Tackling the Classics

By Rachel Wicks

From what I understand, the vast majority, if not all, of the CLTL programs concern themselves mainly with using books as a mean of facilitating change. However, literature isn’t restricted merely to the pages that can be bound to the spine of a book.

According to the Merriam-Webster dictionary, literature is defined as “written works that are considered to be very good and to have lasting importance”, yet nowhere in that definition does it state the requirement that the literature must come in the form of a novel. Sure, when people think of literature in general, the image that typically comes to mind is a book, but literature can be plays, poems, songs, and so much more.

Therefore, I wonder, should CLTL meetings occasionally branch away from the classic literary novels they usually teach from and aim to involve other forms of literature?

There are certainly plays that are well established within the current literary canon, such as The Tragical History of the Life and Death of Doctor Faustus, Lysistrata, or anything by Shakespeare, so delving into the discussion opportunities that these plays provide would still fall neatly alongside the CLTL’s usual modus operandi of “sticking to the classics”.

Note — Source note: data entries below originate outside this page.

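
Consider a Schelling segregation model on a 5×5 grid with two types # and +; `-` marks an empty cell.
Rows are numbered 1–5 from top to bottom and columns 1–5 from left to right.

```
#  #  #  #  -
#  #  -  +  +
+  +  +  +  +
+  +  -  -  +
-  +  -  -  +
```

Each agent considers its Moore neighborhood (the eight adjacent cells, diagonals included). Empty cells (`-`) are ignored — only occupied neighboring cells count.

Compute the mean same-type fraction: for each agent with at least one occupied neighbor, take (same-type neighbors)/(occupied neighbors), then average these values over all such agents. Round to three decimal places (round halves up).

(1,1)# 3/3
(1,2)# 4/4
(1,3)# 3/4
(1,4)# 1/3
(2,1)# 3/5
(2,2)# 4/7
(2,4)+ 4/6
(2,5)+ 3/4
(3,1)+ 3/5
(3,2)+ 4/6
(3,3)+ 4/5
(3,4)+ 5/5
(3,5)+ 4/4
(4,1)+ 4/4
(4,2)+ 5/5
(4,5)+ 3/3
(5,2)+ 2/2
(5,5)+ 1/1
Sum over 18 agents: 3/3 + 4/4 + 3/4 + 1/3 + 3/5 + 4/7 + 4/6 + 3/4 + 3/5 + 4/6 + 4/5 + 5/5 + 4/4 + 4/4 + 5/5 + 3/3 + 2/2 + 1/1 = 619/42; mean = 619/42 ÷ 18 = 619/756 = 0.818783… → 0.819.

0.819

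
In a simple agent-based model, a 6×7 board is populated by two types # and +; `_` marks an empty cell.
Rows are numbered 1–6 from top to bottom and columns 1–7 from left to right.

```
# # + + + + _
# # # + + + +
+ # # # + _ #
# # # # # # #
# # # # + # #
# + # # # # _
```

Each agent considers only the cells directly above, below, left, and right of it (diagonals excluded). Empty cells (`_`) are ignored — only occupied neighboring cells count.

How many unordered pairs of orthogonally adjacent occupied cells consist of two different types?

17

Scan each occupied cell's neighbors to the right and below so each pair is counted once.
Row 1: #(1,1)–#(1,2)= #(1,1)–#(2,1)= #(1,2)–+(1,3)≠ #(1,2)–#(2,2)= +(1,3)–+(1,4)= +(1,3)–#(2,3)≠ +(1,4)–+(1,5)= +(1,4)–+(2,4)= +(1,5)–+(1,6)= +(1,5)–+(2,5)= +(1,6)–+(2,6)=  → 2/11 unlike.
Row 2: #(2,1)–#(2,2)= #(2,1)–+(3,1)≠ #(2,2)–#(2,3)= #(2,2)–#(3,2)= #(2,3)–+(2,4)≠ #(2,3)–#(3,3)= +(2,4)–+(2,5)= +(2,4)–#(3,4)≠ +(2,5)–+(2,6)= +(2,5)–+(3,5)= +(2,6)–+(2,7)= +(2,7)–#(3,7)≠  → 4/12 unlike.
Row 3: +(3,1)–#(3,2)≠ +(3,1)–#(4,1)≠ #(3,2)–#(3,3)= #(3,2)–#(4,2)= #(3,3)–#(3,4)= #(3,3)–#(4,3)= #(3,4)–+(3,5)≠ #(3,4)–#(4,4)= +(3,5)–#(4,5)≠ #(3,7)–#(4,7)=  → 4/10 unlike.
Row 4: #(4,1)–#(4,2)= #(4,1)–#(5,1)= #(4,2)–#(4,3)= #(4,2)–#(5,2)= #(4,3)–#(4,4)= #(4,3)–#(5,3)= #(4,4)–#(4,5)= #(4,4)–#(5,4)= #(4,5)–#(4,6)= #(4,5)–+(5,5)≠ #(4,6)–#(4,7)= #(4,6)–#(5,6)= #(4,7)–#(5,7)=  → 1/13 unlike.
Row 5: #(5,1)–#(5,2)= #(5,1)–#(6,1)= #(5,2)–#(5,3)= #(5,2)–+(6,2)≠ #(5,3)–#(5,4)= #(5,3)–#(6,3)= #(5,4)–+(5,5)≠ #(5,4)–#(6,4)= +(5,5)–#(5,6)≠ +(5,5)–#(6,5)≠ #(5,6)–#(5,7)= #(5,6)–#(6,6)=  → 4/12 unlike.
Row 6: #(6,1)–+(6,2)≠ +(6,2)–#(6,3)≠ #(6,3)–#(6,4)= #(6,4)–#(6,5)= #(6,5)–#(6,6)=  → 2/5 unlike.
Total adjacent occupied pairs: 63; unlike-type pairs: 17.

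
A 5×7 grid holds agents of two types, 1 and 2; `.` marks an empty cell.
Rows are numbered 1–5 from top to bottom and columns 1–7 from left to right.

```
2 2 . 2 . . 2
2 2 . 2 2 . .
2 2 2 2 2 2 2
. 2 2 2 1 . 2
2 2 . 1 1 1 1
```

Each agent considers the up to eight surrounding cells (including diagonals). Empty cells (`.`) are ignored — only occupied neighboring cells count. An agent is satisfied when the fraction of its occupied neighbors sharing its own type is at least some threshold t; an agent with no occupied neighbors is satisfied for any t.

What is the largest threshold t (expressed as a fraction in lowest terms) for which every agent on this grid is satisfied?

(1,1)2 3/3
(1,2)2 3/3
(1,4)2 2/2
(1,7)2 — no occupied neighbors
(2,1)2 5/5
(2,2)2 6/6
(2,4)2 5/5
(2,5)2 5/5
(3,1)2 4/4
(3,2)2 6/6
(3,3)2 7/7
(3,4)2 6/7
(3,5)2 5/6
(3,6)2 4/5
(3,7)2 2/2
(4,2)2 6/6
(4,3)2 6/7
(4,4)2 4/7
(4,5)1 3/7
(4,7)2 2/4
(5,1)2 2/2
(5,2)2 3/3
(5,4)1 2/4
(5,5)1 3/4
(5,6)1 3/4
(5,7)1 1/2
The smallest same-type fraction is 3/7 at (4,5), which reduces to 3/7. Any threshold above that leaves this agent unsatisfied.

3/7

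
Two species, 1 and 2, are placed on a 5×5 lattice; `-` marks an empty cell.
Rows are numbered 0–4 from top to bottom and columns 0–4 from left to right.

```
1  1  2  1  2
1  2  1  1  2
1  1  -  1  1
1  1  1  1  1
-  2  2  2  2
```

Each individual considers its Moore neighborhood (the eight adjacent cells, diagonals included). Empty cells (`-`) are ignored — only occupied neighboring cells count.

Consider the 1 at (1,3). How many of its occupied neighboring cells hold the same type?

4

Occupied neighbors of (1,3): (0,2)=2, (0,3)=1, (0,4)=2, (1,2)=1, (1,4)=2, (2,3)=1, (2,4)=1.
Same type (1): 4 of 7.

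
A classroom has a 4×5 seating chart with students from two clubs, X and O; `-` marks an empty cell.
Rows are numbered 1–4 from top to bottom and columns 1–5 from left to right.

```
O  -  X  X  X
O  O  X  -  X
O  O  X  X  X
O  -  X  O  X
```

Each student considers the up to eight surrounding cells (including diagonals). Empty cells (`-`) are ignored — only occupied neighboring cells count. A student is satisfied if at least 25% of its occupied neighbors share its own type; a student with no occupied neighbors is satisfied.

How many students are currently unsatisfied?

(1,1)O 2/2 ok
(1,3)X 2/3 ok
(1,4)X 4/4 ok
(1,5)X 2/2 ok
(2,1)O 4/4 ok
(2,2)O 4/7 ok
(2,3)X 4/6 ok
(2,5)X 4/4 ok
(3,1)O 4/4 ok
(3,2)O 4/7 ok
(3,3)X 3/6 ok
(3,4)X 6/7 ok
(3,5)X 3/4 ok
(4,1)O 2/2 ok
(4,3)X 2/4 ok
(4,4)O 0/5 unhappy
(4,5)X 2/3 ok
Unsatisfied: (4,4) — 1 in total.

1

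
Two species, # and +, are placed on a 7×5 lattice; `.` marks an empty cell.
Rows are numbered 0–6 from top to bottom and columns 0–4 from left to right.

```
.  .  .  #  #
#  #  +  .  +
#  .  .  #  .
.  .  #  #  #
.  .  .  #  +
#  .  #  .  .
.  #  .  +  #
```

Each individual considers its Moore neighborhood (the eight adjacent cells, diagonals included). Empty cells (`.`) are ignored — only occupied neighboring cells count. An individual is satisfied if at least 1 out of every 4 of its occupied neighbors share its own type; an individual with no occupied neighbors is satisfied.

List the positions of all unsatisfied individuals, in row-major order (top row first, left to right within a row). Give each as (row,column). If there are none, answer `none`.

(0,3)# 1/3 satisfied
(0,4)# 1/2 satisfied
(1,0)# 2/2 satisfied
(1,1)# 2/3 satisfied
(1,2)+ 0/3 not
(1,4)+ 0/3 not
(2,0)# 2/2 satisfied
(2,3)# 3/5 satisfied
(3,2)# 3/3 satisfied
(3,3)# 4/5 satisfied
(3,4)# 3/4 satisfied
(4,3)# 4/5 satisfied
(4,4)+ 0/3 not
(5,0)# 1/1 satisfied
(5,2)# 2/3 satisfied
(6,1)# 2/2 satisfied
(6,3)+ 0/2 not
(6,4)# 0/1 not

(1,2), (1,4), (4,4), (6,3), (6,4)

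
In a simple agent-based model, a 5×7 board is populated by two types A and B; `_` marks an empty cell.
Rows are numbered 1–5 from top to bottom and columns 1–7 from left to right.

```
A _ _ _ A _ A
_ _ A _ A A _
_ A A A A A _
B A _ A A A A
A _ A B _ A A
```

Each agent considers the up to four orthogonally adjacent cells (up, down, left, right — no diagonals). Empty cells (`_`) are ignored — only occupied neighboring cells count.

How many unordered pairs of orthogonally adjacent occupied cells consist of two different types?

Scan each occupied cell's neighbors to the right and below so each pair is counted once.
From row 1: 0 unlike of 1 pairs (running 0/1).
From row 2: 0 unlike of 4 pairs (running 0/5).
From row 3: 0 unlike of 8 pairs (running 0/13).
From row 4: 3 unlike of 8 pairs (running 3/21).
From row 5: 1 unlike of 2 pairs (running 4/23).
Total adjacent occupied pairs: 23; unlike-type pairs: 4.

4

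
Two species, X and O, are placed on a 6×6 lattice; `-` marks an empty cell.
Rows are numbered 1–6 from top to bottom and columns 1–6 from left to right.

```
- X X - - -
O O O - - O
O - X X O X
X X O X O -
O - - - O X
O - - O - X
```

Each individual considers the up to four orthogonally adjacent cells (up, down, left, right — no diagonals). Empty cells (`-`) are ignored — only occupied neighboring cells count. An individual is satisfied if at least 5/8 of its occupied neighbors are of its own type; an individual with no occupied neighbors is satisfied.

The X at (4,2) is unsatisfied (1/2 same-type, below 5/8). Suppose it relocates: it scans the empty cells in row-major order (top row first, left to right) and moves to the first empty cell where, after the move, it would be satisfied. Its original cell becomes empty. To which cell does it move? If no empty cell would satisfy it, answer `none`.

Vacating (4,2). Empty cells in order:
  (1,1): 1/2 same-type → still unsatisfied.
  (1,4): 1/1 same-type → satisfied — stop here.

(1,4)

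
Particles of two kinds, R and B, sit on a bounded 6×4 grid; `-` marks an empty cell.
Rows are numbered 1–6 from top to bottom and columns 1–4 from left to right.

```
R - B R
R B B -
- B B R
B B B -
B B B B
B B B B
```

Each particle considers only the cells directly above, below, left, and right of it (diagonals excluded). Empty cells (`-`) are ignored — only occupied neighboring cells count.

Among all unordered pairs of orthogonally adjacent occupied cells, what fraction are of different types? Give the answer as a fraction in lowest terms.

3/26

Scan each occupied cell's neighbors to the right and below so each pair is counted once.
Row 1: R(1,1)–R(2,1)= B(1,3)–R(1,4)≠ B(1,3)–B(2,3)=  → 1/3 unlike.
Row 2: R(2,1)–B(2,2)≠ B(2,2)–B(2,3)= B(2,2)–B(3,2)= B(2,3)–B(3,3)=  → 1/4 unlike.
Row 3: B(3,2)–B(3,3)= B(3,2)–B(4,2)= B(3,3)–R(3,4)≠ B(3,3)–B(4,3)=  → 1/4 unlike.
Row 4: B(4,1)–B(4,2)= B(4,1)–B(5,1)= B(4,2)–B(4,3)= B(4,2)–B(5,2)= B(4,3)–B(5,3)=  → 0/5 unlike.
Row 5: B(5,1)–B(5,2)= B(5,1)–B(6,1)= B(5,2)–B(5,3)= B(5,2)–B(6,2)= B(5,3)–B(5,4)= B(5,3)–B(6,3)= B(5,4)–B(6,4)=  → 0/7 unlike.
Row 6: B(6,1)–B(6,2)= B(6,2)–B(6,3)= B(6,3)–B(6,4)=  → 0/3 unlike.
Total adjacent occupied pairs: 26; unlike-type pairs: 3.
3/26 is already in lowest terms.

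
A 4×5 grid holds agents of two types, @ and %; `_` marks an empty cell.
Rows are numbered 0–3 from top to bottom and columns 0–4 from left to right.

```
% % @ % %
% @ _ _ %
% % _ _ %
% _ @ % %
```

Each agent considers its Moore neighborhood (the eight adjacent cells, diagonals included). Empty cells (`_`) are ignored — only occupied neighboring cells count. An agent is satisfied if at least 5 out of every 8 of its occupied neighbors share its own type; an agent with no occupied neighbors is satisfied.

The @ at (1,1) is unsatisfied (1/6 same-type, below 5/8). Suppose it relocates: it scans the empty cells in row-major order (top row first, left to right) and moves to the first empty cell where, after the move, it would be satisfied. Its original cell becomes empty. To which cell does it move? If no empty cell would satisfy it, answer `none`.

none

Vacating (1,1). Empty cells in order:
  (1,2): 1/4 same-type → still unsatisfied.
  (1,3): 1/5 same-type → still unsatisfied.
  (2,2): 1/3 same-type → still unsatisfied.
  (2,3): 1/5 same-type → still unsatisfied.
  (3,1): 1/4 same-type → still unsatisfied.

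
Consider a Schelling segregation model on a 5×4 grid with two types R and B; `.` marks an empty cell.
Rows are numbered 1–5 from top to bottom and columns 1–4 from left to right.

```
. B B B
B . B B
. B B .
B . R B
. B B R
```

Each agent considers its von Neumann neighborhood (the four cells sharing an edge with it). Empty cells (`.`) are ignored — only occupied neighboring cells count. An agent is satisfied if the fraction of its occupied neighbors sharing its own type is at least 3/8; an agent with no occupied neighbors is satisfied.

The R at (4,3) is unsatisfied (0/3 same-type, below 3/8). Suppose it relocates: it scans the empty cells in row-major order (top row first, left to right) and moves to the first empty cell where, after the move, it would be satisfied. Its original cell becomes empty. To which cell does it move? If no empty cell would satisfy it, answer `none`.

Vacating (4,3). Empty cells in order:
  (1,1): 0/2 same-type → still unsatisfied.
  (2,2): 0/4 same-type → still unsatisfied.
  (3,1): 0/3 same-type → still unsatisfied.
  (3,4): 0/3 same-type → still unsatisfied.
  (4,2): 0/3 same-type → still unsatisfied.
  (5,1): 0/2 same-type → still unsatisfied.

none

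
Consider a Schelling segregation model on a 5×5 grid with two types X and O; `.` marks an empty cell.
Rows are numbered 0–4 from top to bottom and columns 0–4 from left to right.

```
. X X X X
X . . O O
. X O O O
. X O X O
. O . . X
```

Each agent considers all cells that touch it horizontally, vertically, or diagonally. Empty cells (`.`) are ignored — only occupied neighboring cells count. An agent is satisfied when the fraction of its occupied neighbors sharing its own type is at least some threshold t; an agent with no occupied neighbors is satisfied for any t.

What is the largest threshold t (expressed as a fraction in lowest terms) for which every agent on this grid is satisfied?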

Also, considering the fact that what helps make the CLTL sessions and reading assignments so powerfully effective is that readers can relate to the characters in their fictional scenarios, the characters in plays are no less relatable or emotionally exposed than Santiago in The Old Man and the Sea, John Proctor in The Crucible, or Sydney Carton in A Tale of Two Cities.

The same can even be said of the many examples of poems already within the standard literary canon. Although poetry can sometimes lack a main character and lean more towards description, poems are never without emotion, and connecting the reader to what they read is what allows for the CLTL to actually accomplish its mission, changing the lives of real people.

However, if the CLTL were to expand its reach into the current literary canon, this still brings up a deeply important, and often overlooked, question: Should the CLTL explore literature beyond the standard Western literary canon?

As Westerners, it is sometimes easy to forget that what we consider to be literary classics is essentially a list compiled and upheld by those with a strong preference and inclusion into Western society. However, looking back on the history of literature, much of what the world considers to the literary “firsts” are of Eastern origin. The first novel is considered to be The Tale of Genji, written by noblewomen Murasaki Skikibu in 11th century Japan, and two of the oldest poems in the world are Ramayana and Mahabharata, both of Indian origin.

Therefore, with so much of the Western canon already explored in most educational or literary circles, why not expand into the Eastern canon? It’s one thing to read the usual “great American novels” and gain an understanding of the ideologies that stem from those books, but diving into the Eastern canon can also help to expand one’s worldview. It can open one’s eyes to even more that this tiny planet provides while also emphasizing the idea that, despite differences found across oceans, perhaps there are some human fundamentals in literature that naturally create the emotive bonds that the CLTL encourages and depends upon.

Now doesn’t that sound like a way to change a life through literature?